Wednesday, July 06, 2005

Jaded

Ya know, I've never actually looked up the word jaded in the dictionary and I am going to use it today, so I thought maybe I should. I thought I had a pretty good idea of what it meant, but I had to check and make sure. Just for the record it means exhausted or cynical. Now, the reason for using the word.....
That guy, you know, the one that was FKA MOMD, and I talked Monday night. It had been exactly a year since I stumbled across him after the fireworks down by the riverfront, and he remembered, surprisingly. Anyway, we talked a lot that night. About Texas and, of course, Texas chic, and him and what's been going on and let me say that it took me a year, but after that night, I am SO over it. I had thought that I was before, but now I know with a certainty that there will be no more MOMDs talk until I find a new one. And that, my friends is why I looked up the word. He is definitely jaded. He is not at all the same person that I met a year ago and I don't like it.

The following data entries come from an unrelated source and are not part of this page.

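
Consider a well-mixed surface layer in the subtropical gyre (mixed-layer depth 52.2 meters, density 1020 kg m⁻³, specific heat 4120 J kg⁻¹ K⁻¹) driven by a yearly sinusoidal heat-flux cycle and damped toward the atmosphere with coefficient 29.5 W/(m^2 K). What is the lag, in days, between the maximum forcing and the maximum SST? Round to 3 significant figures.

Areal heat capacity C = ρ c_p D = 1020 × 4120 × 52.2 = 2.19×10^8 J m⁻² K⁻¹.
ω = 2π / 3.15×10^7 s = 1.99×10^-7 s⁻¹.
Phase lag φ = arctan(Cω/λ) = arctan(43.7/29.5) = 0.977 rad.
Time lag = φ / ω = 0.977 / 1.99×10^-7 = 4.90×10^6 s = 56.8 days.

56.8 days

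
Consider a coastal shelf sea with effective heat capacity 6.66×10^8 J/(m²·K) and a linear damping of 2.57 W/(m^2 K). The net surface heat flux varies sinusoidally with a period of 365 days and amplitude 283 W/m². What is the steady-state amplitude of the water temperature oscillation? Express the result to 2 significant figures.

2.1 K

Areal heat capacity C = 6.66×10^8 J/(m²·K) (given).
Angular frequency ω = 2π / T = 2π / 3.15×10^7 s = 1.99×10^-7 s⁻¹.
√((Cω)² + λ²) = √((133)² + 2.57²) = 133 W/(m²·K).
Amplitude A = F₀ / √((Cω)²+λ²) = 283 / 133 = 2.13 K.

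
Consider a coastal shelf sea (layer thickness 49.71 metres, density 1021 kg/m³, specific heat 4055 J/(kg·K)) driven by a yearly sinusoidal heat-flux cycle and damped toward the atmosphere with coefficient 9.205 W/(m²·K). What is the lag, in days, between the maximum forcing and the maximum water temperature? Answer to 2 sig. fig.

78 days

Areal heat capacity C = ρ c_p D = 1021 × 4055 × 49.71 = 2.06×10^8 J m⁻² K⁻¹.
ω = 2π / 3.15×10^7 s = 1.99×10^-7 s⁻¹.
Phase lag φ = arctan(Cω/λ) = arctan(41.0/9.205) = 1.35 rad.
Time lag = φ / ω = 1.35 / 1.99×10^-7 = 6.78×10^6 s = 78.4 days.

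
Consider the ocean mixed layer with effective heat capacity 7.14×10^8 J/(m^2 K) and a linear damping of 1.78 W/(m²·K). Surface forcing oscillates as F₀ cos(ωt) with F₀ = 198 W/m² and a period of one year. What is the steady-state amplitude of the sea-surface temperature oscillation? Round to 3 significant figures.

1.39 K

Areal heat capacity C = 7.14×10^8 J/(m^2 K) (given).
Angular frequency ω = 2π / T = 2π / 3.15×10^7 s = 1.99×10^-7 s⁻¹.
√((Cω)² + λ²) = √((142)² + 1.78²) = 142 W/(m²·K).
Amplitude A = F₀ / √((Cω)²+λ²) = 198 / 142 = 1.39 K.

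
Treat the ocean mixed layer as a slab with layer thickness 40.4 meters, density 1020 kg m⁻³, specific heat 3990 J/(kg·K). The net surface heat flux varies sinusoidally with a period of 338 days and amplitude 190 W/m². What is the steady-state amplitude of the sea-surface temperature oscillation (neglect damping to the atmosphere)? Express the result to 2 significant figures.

5.4 K

Areal heat capacity C = ρ c_p D = 1020 × 3990 × 40.4 = 1.64×10^8 J/(m²·K).
Angular frequency ω = 2π / T = 2π / 2.92×10^7 s = 2.15×10^-7 s⁻¹.
Cω = 1.64×10^8 × 2.15×10^-7 = 35.4 W/(m²·K).
Amplitude A = F₀ / (Cω) = 190 / 35.4 = 5.37 K.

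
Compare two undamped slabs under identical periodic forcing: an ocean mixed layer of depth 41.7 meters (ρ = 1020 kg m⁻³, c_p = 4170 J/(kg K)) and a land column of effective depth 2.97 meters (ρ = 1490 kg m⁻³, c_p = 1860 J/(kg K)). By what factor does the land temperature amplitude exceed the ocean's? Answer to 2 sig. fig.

22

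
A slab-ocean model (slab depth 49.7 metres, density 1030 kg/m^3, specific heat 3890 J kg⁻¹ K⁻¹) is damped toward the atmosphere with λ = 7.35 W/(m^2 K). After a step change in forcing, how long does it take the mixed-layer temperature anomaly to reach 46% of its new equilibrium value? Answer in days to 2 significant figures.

190 days

Areal heat capacity C = ρ c_p D = 1030 × 3890 × 49.7 = 1.99×10^8 J/(m²·K).
τ = C / λ = 1.99×10^8 / 7.35 = 2.71×10^7 s.
Fraction reached: 1 − e^(−t/τ) = 0.46 ⇒ t = −τ ln(1 − 0.46) = τ × 0.616.
t = 1.67×10^7 s = 193 days.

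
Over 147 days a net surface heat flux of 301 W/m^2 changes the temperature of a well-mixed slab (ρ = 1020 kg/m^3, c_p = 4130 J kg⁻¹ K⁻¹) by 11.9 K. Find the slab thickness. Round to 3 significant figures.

Heat input Q = F Δt = 301 × 1.27×10^7 s = 3.82×10^9 J/m².
Required areal heat capacity C = Q / ΔT = 3.21×10^8 J/(m²·K).
Depth D = C / (ρ c_p) = 3.21×10^8 / (1020 × 4130) = 76.3 m.

76.3 m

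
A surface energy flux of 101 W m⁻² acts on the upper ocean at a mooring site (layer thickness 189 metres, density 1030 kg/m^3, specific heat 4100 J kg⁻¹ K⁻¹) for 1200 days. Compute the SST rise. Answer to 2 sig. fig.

Areal heat capacity C = ρ c_p D = 1030 × 4100 × 189 = 7.98×10^8 J/(m²·K).
Net heat input Q = F Δt = 101 × (1200 days × 86400 s/day) = 1.05×10^10 J/m².
ΔT = Q / C = 1.05×10^10 / 7.98×10^8 = 13.1 K.

13 K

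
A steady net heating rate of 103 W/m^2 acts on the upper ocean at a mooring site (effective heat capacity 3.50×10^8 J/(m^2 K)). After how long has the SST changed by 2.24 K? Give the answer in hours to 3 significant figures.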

For example....he was talking about how rough he's had it the past year...ya know, broke off an engagement to a girl that he couldn't stand, got his heart broken for the first time (he attributes that one to me), and moved to Texas to live with an alcoholic, jeaslous, psycho woman that he barely knew. Now, all in all, in my opinion, he hasn't had it real rough, but he really had the balls to say "You go through what I've been through the last year and then tell me how you feel." OMG! Are you kidding me? Try finding out that the love of your life (and husband who swore to be with you until death do you part) is cheating on you with an ugly girl with a big fat settlement. Then, recovering from that financial train wreck that was my life, and living with your yonger brothers. Are you serious? You try on my size nines and then tell me. So, now he hates all women. He has decided that unless they're family or married, or siginifcantly othered, he just doesn't like them. I'd say that fits in well with the whole idea of jaded. I was just shocked. Maybe he wasn't exactly who I thought he was. Maybe I gave him more credit than I should have. Maybe I wanted him to be the way I thought he was so badly, it was just me who saw it. I don't know, but whatever it was, I'm done. Don't have time for all that. I'm a busy girl with places to go and people to see and if he wants to stay stuck in the past, cryin over "what's been done to him" then he can be there alone. I've been there, done that, bought the t-shirt, and burnt it. But in the end I'm not going back and at least I know that "jaded" doesn't fit me.